Biological Systems and Engineering Division, Lawrence Berkeley National Laboratory, One Cyclotron Road, Mailstop 977, Berkeley, California 94720, USA.
Department of Molecular and Cell Biology, University of California, Berkeley, California 94720, USA.
Department of Translational Bioinformatics, Cellular Biomedicine Group, Inc., Level 5, Building 1, 333 Guiping Road, Shanghai 200233, the People's Republic of China.
Department of Therapeutic Radiology, Yale School of Medicine, Yale University, New Haven, Connecticut 06510, USA.
Ashland Bellefonte Cancer Center, 122 St Christopher Drive, Ashland, Kentucky 41101, USA.
Environmental Genomics and Systems Biology Division, Lawrence Berkeley National Laboratory, One Cyclotron Road, Mailstop 977, Berkeley, California 94720, USA.
Department of Statistics, University of California, Berkeley, California 94720, USA.
Department of Environmental Bioinformatics, University of Birmingham, Birmingham, B15 2TT, UK.

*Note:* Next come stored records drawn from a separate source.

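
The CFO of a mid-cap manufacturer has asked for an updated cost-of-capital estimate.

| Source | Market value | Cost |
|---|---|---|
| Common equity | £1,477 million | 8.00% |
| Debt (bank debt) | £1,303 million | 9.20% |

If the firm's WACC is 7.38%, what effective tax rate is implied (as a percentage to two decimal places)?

27.42%

Total capital V = 1477 + 1303 = 2780.
Equity weight = 1477/2780 = 0.5313.
Bank debt weight = 1303/2780 = 0.4687.
Equity contribution = 0.5313 × 8% = 4.2504%.
Debt contribution must be 7.38% − 4.2504% = 3.1296%.
0.4687 × 9.2% × (1 − T) = 3.1296%  ⇒  (1 − T) = 0.7258.
T = 27.4217%.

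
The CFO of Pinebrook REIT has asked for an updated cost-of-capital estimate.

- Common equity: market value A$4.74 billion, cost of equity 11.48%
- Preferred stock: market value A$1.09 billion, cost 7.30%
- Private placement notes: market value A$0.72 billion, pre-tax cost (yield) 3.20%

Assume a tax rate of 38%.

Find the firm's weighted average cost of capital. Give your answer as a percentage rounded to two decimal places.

9.74%

Total capital V = 4.74 + 1.09 + 0.72 = 6.55.
Equity: weight = 4.74/6.55 = 0.7237; cost = 11.48%.
Preferred: weight = 1.09/6.55 = 0.1664; cost = 7.3%.
Private placement notes: weight = 0.72/6.55 = 0.1099; after-tax cost = 3.2% × (1 − 38%) = 1.9840%.
WACC = 0.7237 × 11.4800% + 0.1664 × 7.3000% + 0.1099 × 1.9840% = 9.7406%.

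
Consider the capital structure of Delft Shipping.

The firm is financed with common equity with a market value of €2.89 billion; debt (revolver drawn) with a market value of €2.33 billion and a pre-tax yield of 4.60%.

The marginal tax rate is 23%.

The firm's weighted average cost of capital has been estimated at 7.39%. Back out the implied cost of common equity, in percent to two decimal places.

10.49%

Total capital V = 2.89 + 2.33 = 5.22.
Equity weight = 2.89/5.22 = 0.5536.
Revolver drawn weight = 2.33/5.22 = 0.4464.
Debt contribution = 0.4464 × 4.6% × (1 − 23%) = 1.5810%.
Required equity contribution = 7.39% − 1.5810% = 5.8090%.
Re = 5.8090% / 0.5536 = 10.4924%.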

Chromosomal instability (CIN) is a hallmark of cancer that contributes to tumour heterogeneity and other malignant properties. Aberrant centromere and kinetochore function causes CIN through chromosome missegregation, leading to aneuploidy, rearrangements and micronucleus formation. Here we develop a Centromere and kinetochore gene Expression Score (CES) signature that quantifies the centromere and kinetochore gene misexpression in cancers. High CES values correlate with increased levels of genomic instability and several specific adverse tumour properties, and prognosticate poor patient survival for breast and lung cancers, especially early-stage tumours. They also signify high levels of genomic instability that sensitize cancer cells to additional genotoxicity. Thus, the CES signature forecasts patient response to adjuvant chemotherapy or radiotherapy. Our results demonstrate the prognostic and predictive power of the CES, suggest a role for centromere misregulation in cancer progression, and support the idea that tumours with extremely high CIN are less tolerant to specific genotoxic therapies.

Conflict of interest statement

W.Z., J.-H.M. and G.H.K. are named as inventors for a pending patent application PCT/US15/31413 entitled ‘Centromere/Kinetochore protein genes for cancer diagnosis, prognosis and treatment selection'. The remaining authors declare no competing financial interests.